ヒロイック美学
現場に着いた時にはすでに、列車は角が少し水面下に見えるだけで、あんな重い鉄の箱の中に水と一緒に閉じ込められた人間達が、まだ命を繋ぎ止められているとは、到底思えない有り様だった。
野次馬が多い。
皆、人が死ぬ瞬間を一目でも見たいのだろうか。
僕に気付いた1人が、詰め寄る。
「お前、ヒーローだろう!? どうして早く助けに来なかったんだ!!」
僕は、自分の中で僅か、そう、ほんの僅か、右手の小指の先程度、怒りが沸いたことに気付いた。

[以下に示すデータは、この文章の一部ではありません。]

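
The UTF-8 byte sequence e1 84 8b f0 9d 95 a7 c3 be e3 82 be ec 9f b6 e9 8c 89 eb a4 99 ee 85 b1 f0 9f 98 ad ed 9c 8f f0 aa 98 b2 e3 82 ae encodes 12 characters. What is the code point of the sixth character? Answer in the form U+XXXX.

Offset 0: leading byte 0xE1 = 11100001 → 3-byte char #1 = E1 84 8B.
Offset 3: leading byte 0xF0 = 11110000 → 4-byte char #2 = F0 9D 95 A7.
Offset 7: leading byte 0xC3 = 11000011 → 2-byte char #3 = C3 BE.
Offset 9: leading byte 0xE3 = 11100011 → 3-byte char #4 = E3 82 BE.
Offset 12: leading byte 0xEC = 11101100 → 3-byte char #5 = EC 9F B6.
Offset 15: leading byte 0xE9 = 11101001 → 3-byte char #6 = E9 8C 89.
Leading byte 0xE9 = 11101001 matches 1110xxxx → 3-byte sequence.
Byte 1: 0xE9 = 11101001, payload 1001 (4 bits).
Byte 2: 0x8C = 10001100 (10xxxxxx ✓), payload 001100.
Byte 3: 0x89 = 10001001 (10xxxxxx ✓), payload 001001.
Concatenate: 1001001100001001 = 0x9309 (16 bits → U+9309).

U+9309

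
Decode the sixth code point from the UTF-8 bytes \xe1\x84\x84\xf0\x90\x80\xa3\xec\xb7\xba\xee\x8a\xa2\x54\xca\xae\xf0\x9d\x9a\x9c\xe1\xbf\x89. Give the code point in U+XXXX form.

Offset 0: leading byte 0xE1 = 11100001 → 3-byte char #1 = E1 84 84.
Offset 3: leading byte 0xF0 = 11110000 → 4-byte char #2 = F0 90 80 A3.
Offset 7: leading byte 0xEC = 11101100 → 3-byte char #3 = EC B7 BA.
Offset 10: leading byte 0xEE = 11101110 → 3-byte char #4 = EE 8A A2.
Offset 13: leading byte 0x54 = 01010100 → 1-byte char #5 = 54.
Offset 14: leading byte 0xCA = 11001010 → 2-byte char #6 = CA AE.
Leading byte 0xCA = 11001010 matches 110xxxxx → 2-byte sequence.
Byte 1: 0xCA = 11001010, payload 01010 (5 bits).
Byte 2: 0xAE = 10101110 (10xxxxxx ✓), payload 101110.
Concatenate: 01010101110 = 0x2AE (11 bits → U+02AE).

U+02AE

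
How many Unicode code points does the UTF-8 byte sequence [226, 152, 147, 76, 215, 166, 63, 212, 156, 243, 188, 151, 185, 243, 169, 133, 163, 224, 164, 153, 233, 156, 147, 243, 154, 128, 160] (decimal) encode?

10

Byte at offset 0: 0xE2 = 11100010 → 3-byte char (#1). Advance 3.
Byte at offset 3: 0x4C = 01001100 → 1-byte char (#2). Advance 1.
Byte at offset 4: 0xD7 = 11010111 → 2-byte char (#3). Advance 2.
Byte at offset 6: 0x3F = 00111111 → 1-byte char (#4). Advance 1.
Byte at offset 7: 0xD4 = 11010100 → 2-byte char (#5). Advance 2.
Byte at offset 9: 0xF3 = 11110011 → 4-byte char (#6). Advance 4.
Byte at offset 13: 0xF3 = 11110011 → 4-byte char (#7). Advance 4.
Byte at offset 17: 0xE0 = 11100000 → 3-byte char (#8). Advance 3.
Byte at offset 20: 0xE9 = 11101001 → 3-byte char (#9). Advance 3.
Byte at offset 23: 0xF3 = 11110011 → 4-byte char (#10). Advance 4.
Reached end at offset 27 after 10 code points.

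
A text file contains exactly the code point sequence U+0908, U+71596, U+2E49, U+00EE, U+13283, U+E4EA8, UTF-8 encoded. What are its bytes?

E0 A4 88 F1 B1 96 96 E2 B9 89 C3 AE F0 93 8A 83 F3 A4 BA A8

U+0908: 3-byte form → E0 A4 88.
U+71596: 4-byte form → F1 B1 96 96.
U+2E49: 3-byte form → E2 B9 89.
U+00EE: 2-byte form → C3 AE.
U+13283: 4-byte form → F0 93 8A 83.
U+E4EA8: 4-byte form → F3 A4 BA A8.
Concatenated (20 bytes): E0 A4 88 F1 B1 96 96 E2 B9 89 C3 AE F0 93 8A 83 F3 A4 BA A8.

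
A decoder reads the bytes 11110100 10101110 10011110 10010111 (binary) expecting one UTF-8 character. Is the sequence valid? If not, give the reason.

invalid (encodes a value above U+10FFFF)

Leading byte 0xF4 = 11110100 → 4-byte form.
Payload = 0x12E797, which exceeds U+10FFFF, the maximum Unicode code point. (Leading bytes F5–FF, or F4 followed by ≥ 0x90, are invalid.)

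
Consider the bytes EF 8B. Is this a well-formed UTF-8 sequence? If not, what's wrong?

invalid (sequence truncated)

Leading byte 0xEF = 11101111 → 3-byte form, but only 2 bytes are present.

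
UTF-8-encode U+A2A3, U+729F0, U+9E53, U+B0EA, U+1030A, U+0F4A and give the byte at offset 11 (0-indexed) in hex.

U+A2A3 → 3-byte form EA 8A A3 at offsets 0–2.
U+729F0 → 4-byte form F1 B2 A7 B0 at offsets 3–6.
U+9E53 → 3-byte form E9 B9 93 at offsets 7–9.
U+B0EA → 3-byte form EB 83 AA at offsets 10–12.
Offset 11 falls in char 4's range; it's byte 2 of EB 83 AA = 0x83.

0x83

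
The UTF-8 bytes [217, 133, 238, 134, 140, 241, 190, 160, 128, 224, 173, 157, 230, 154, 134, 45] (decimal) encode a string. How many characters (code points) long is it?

6

Byte at offset 0: 0xD9 = 11011001 → 2-byte char (#1). Advance 2.
Byte at offset 2: 0xEE = 11101110 → 3-byte char (#2). Advance 3.
Byte at offset 5: 0xF1 = 11110001 → 4-byte char (#3). Advance 4.
Byte at offset 9: 0xE0 = 11100000 → 3-byte char (#4). Advance 3.
Byte at offset 12: 0xE6 = 11100110 → 3-byte char (#5). Advance 3.
Byte at offset 15: 0x2D = 00101101 → 1-byte char (#6). Advance 1.
Reached end at offset 16 after 6 code points.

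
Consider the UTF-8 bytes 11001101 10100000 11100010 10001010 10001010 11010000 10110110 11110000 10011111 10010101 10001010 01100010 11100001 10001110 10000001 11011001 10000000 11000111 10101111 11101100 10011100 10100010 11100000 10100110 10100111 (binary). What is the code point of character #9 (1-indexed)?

U+C722

Offset 0: leading byte 0xCD = 11001101 → 2-byte char #1 = CD A0.
Offset 2: leading byte 0xE2 = 11100010 → 3-byte char #2 = E2 8A 8A.
Offset 5: leading byte 0xD0 = 11010000 → 2-byte char #3 = D0 B6.
Offset 7: leading byte 0xF0 = 11110000 → 4-byte char #4 = F0 9F 95 8A.
Offset 11: leading byte 0x62 = 01100010 → 1-byte char #5 = 62.
Offset 12: leading byte 0xE1 = 11100001 → 3-byte char #6 = E1 8E 81.
Offset 15: leading byte 0xD9 = 11011001 → 2-byte char #7 = D9 80.
Offset 17: leading byte 0xC7 = 11000111 → 2-byte char #8 = C7 AF.
Offset 19: leading byte 0xEC = 11101100 → 3-byte char #9 = EC 9C A2.
Leading byte 0xEC = 11101100 matches 1110xxxx → 3-byte sequence.
Byte 1: 0xEC = 11101100, payload 1100 (4 bits).
Byte 2: 0x9C = 10011100 (10xxxxxx ✓), payload 011100.
Byte 3: 0xA2 = 10100010 (10xxxxxx ✓), payload 100010.
Concatenate: 1100011100100010 = 0xC722 (16 bits → U+C722).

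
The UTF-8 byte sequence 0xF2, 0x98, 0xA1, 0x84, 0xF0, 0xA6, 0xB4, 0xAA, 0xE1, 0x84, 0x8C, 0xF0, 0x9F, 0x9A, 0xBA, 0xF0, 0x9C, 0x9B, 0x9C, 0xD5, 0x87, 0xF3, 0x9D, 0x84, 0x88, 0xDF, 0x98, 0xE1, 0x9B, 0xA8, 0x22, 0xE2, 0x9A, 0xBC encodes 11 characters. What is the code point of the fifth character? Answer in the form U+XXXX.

Offset 0: leading byte 0xF2 = 11110010 → 4-byte char #1 = F2 98 A1 84.
Offset 4: leading byte 0xF0 = 11110000 → 4-byte char #2 = F0 A6 B4 AA.
Offset 8: leading byte 0xE1 = 11100001 → 3-byte char #3 = E1 84 8C.
Offset 11: leading byte 0xF0 = 11110000 → 4-byte char #4 = F0 9F 9A BA.
Offset 15: leading byte 0xF0 = 11110000 → 4-byte char #5 = F0 9C 9B 9C.
Leading byte 0xF0 = 11110000 matches 11110xxx → 4-byte sequence.
Byte 1: 0xF0 = 11110000, payload 000 (3 bits).
Byte 2: 0x9C = 10011100 (10xxxxxx ✓), payload 011100.
Byte 3: 0x9B = 10011011 (10xxxxxx ✓), payload 011011.
Byte 4: 0x9C = 10011100 (10xxxxxx ✓), payload 011100.
Concatenate: 000011100011011011100 = 0x1C6DC (21 bits → U+1C6DC).

U+1C6DC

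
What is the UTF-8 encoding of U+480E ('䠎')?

E4 A0 8E

U+480E = 0x480E = 18446 decimal. In range U+0800–U+FFFF → 3-byte form: 1110xxxx 10xxxxxx 10xxxxxx.
Binary (16 bits): 0100100000001110.
Split 4+6+6: 0100 | 100000 | 001110.
Byte 1: 11100100 = 0xE4.
Byte 2: 10100000 = 0xA0.
Byte 3: 10001110 = 0x8E.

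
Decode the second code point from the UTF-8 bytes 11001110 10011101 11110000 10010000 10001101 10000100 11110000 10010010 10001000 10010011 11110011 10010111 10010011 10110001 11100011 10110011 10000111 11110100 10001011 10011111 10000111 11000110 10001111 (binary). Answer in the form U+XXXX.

U+10344

Offset 0: leading byte 0xCE = 11001110 → 2-byte char #1 = CE 9D.
Offset 2: leading byte 0xF0 = 11110000 → 4-byte char #2 = F0 90 8D 84.
Leading byte 0xF0 = 11110000 matches 11110xxx → 4-byte sequence.
Byte 1: 0xF0 = 11110000, payload 000 (3 bits).
Byte 2: 0x90 = 10010000 (10xxxxxx ✓), payload 010000.
Byte 3: 0x8D = 10001101 (10xxxxxx ✓), payload 001101.
Byte 4: 0x84 = 10000100 (10xxxxxx ✓), payload 000100.
Concatenate: 000010000001101000100 = 0x10344 (21 bits → U+10344).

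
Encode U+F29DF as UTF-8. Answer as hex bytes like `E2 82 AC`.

U+F29DF = 0xF29DF = 993759 decimal. In range U+10000–U+10FFFF → 4-byte form: 11110xxx 10xxxxxx 10xxxxxx 10xxxxxx.
Binary (21 bits): 011110010100111011111.
Split 3+6+6+6: 011 | 110010 | 100111 | 011111.
Byte 1: 11110011 = 0xF3.
Byte 2: 10110010 = 0xB2.
Byte 3: 10100111 = 0xA7.
Byte 4: 10011111 = 0x9F.

F3 B2 A7 9F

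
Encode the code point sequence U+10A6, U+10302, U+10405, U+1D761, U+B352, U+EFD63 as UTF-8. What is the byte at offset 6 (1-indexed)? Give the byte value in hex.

1-indexed offset 6 is 0-indexed offset 5.
U+10A6 → 3-byte form E1 82 A6 at offsets 0–2.
U+10302 → 4-byte form F0 90 8C 82 at offsets 3–6.
Offset 5 falls in char 2's range; it's byte 3 of F0 90 8C 82 = 0x8C.

0x8C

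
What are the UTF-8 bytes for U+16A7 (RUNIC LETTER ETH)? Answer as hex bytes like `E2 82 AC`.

E1 9A A7

U+16A7 = 0x16A7 = 5799 decimal. In range U+0800–U+FFFF → 3-byte form: 1110xxxx 10xxxxxx 10xxxxxx.
Binary (16 bits): 0001011010100111.
Split 4+6+6: 0001 | 011010 | 100111.
Byte 1: 11100001 = 0xE1.
Byte 2: 10011010 = 0x9A.
Byte 3: 10100111 = 0xA7.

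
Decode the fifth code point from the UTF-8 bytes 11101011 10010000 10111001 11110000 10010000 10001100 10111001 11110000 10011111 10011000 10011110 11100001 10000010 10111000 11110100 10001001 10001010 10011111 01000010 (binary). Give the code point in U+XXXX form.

Offset 0: leading byte 0xEB = 11101011 → 3-byte char #1 = EB 90 B9.
Offset 3: leading byte 0xF0 = 11110000 → 4-byte char #2 = F0 90 8C B9.
Offset 7: leading byte 0xF0 = 11110000 → 4-byte char #3 = F0 9F 98 9E.
Offset 11: leading byte 0xE1 = 11100001 → 3-byte char #4 = E1 82 B8.
Offset 14: leading byte 0xF4 = 11110100 → 4-byte char #5 = F4 89 8A 9F.
Leading byte 0xF4 = 11110100 matches 11110xxx → 4-byte sequence.
Byte 1: 0xF4 = 11110100, payload 100 (3 bits).
Byte 2: 0x89 = 10001001 (10xxxxxx ✓), payload 001001.
Byte 3: 0x8A = 10001010 (10xxxxxx ✓), payload 001010.
Byte 4: 0x9F = 10011111 (10xxxxxx ✓), payload 011111.
Concatenate: 100001001001010011111 = 0x10929F (21 bits → U+10929F).

U+10929F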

助ければどうして助けたと責められ、間に合わなければ、どうして早く助けに来なかったと責められる。
なんて理不尽だ。
「お前の役目は人を救うことだろう!? 何をやってたんだ!!」
救った人間に詰られ、殴られていた、なんて。
言えるわけもない。
「人を助ける事も出来ないなんて、ヒーロー失格だ!! お前は、ヒーロー、失格、なんだよ!!」
人を助ける事も、なんて。
それがどれだけ大変かもしらない、助けられる側が。
掴み捻られた襟元が息苦しい。
唾を撒き散らし吠える彼の顔には、人を心行くまで罵り啖呵を切る時特有の、あの何とも言えない気持ちの悪い快感に満たされている様が、窺えた。
「この、役立たず!!」
その瞬間に僕は、今までに体感したことのない思考の混濁と、何かが腹の奥で燃え盛るのを感じた。
そしてそれを、無意識下でも認めたのだ。